A. C.-P : Lactel, engagé dans le bio depuis 1993, est pionnière. Nous avons accueilli six producteurs au démarrage pour en compter plus de six cent cinquante aujourd’hui. En 2019, nous avons lancé la démarche Lactel Bio & Engagé, une démarche de qualité qui va au-delà du label AB pour créer de la valeur dans cette filière, avec des exigences pour produire un lait bio de très bonne qualité. Ainsi, le producteur de lait biologique assure un libre accès aux animaux dès que les conditions climatiques le permettent. Nous garantissons une durée de pâturage minimale de 180 jours chez tous les éleveurs engagés. Pour le bien-être animal, nous accompagnons les éleveurs dans la prévention, au moyen de méthodes complémentaires. Nous déployons 274 formations auprès des six cent cinquante éleveurs, réalisées par des vétérinaires.
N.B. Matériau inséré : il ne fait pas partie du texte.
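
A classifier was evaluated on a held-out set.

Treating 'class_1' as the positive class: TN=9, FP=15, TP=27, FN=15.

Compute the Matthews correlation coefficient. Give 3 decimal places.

0.018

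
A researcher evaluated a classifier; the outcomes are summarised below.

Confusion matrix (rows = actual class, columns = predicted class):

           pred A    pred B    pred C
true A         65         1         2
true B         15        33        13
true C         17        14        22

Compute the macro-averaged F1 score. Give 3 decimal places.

0.627

Per-class F1 score (2·TP/(2·TP+FP+FN)):
  A: TP=65, FP=15+17=32, FN=1+2=3 → 130/165 = 0.7879
  B: TP=33, FP=1+14=15, FN=15+13=28 → 66/109 = 0.6055
  C: TP=22, FP=2+13=15, FN=17+14=31 → 44/90 = 0.4889
Macro-F1 score = mean = (0.7879 + 0.6055 + 0.4889) / 3 = 0.627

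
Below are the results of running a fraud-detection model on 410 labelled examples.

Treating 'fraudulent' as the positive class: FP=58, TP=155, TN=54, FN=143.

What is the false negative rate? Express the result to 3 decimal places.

0.480

FNR = FN/(FN+TP) = 143/(143+155) = 0.480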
Enfin, nous assurons une meilleure rémunération des éleveurs.

Aide financière à la plantation de haies

En quoi se distinguent les vingt fermes « Appel des prés » que vous venez de lancer ?

A. C.-P : La filière repose sur un collectif de vingt fermes composé de quarante et un éleveurs auprès desquels Lactel s’est engagé il y a cinq ans. C’est en 2017 que nous avons créé avec eux cette filière de proximité, à Vitré (Ille-et-Vilaine), avec pour objectif de valoriser l’origine contrôlée, le pâturage, l’alimentation sans OGM, le bien-être animal, ou encore le respect de l’environnement. C’est bien un lait « conventionnel ». Les éleveurs de la filière respectent un cahier de charges exigeant : alimentation des vaches sans OGM, surface de pâturage de dix ares pour chaque animal, deux cents jours minimum de pâturage, mais aussi un plancher de rémunération garanti pour l’éleveur.

Depuis octobre 2018, la loi Égalim impose un encadrement strict sur les produits issus d’une filière agricole, en fixant des seuils raisonnables garantissant la valorisation du prix de la production. Nous intégrons les coûts de production dans la relation avec les producteurs de lait, dans le calcul du prix du lait payé.

Quelles sont vos actions en matière de biodiversité, respectivement de la flore et de la faune ? Favorisez-vous la replantation de haies ?

A. C.-P : Pour développer la biodiversité, nous encourageons financièrement la plantation de haies en bordure des prés chez nos éleveurs partenaires. Elles sont un refuge et une source de nourriture pour de nombreuses espèces. Nous avons déjà contribué à la plantation de trente mille arbres.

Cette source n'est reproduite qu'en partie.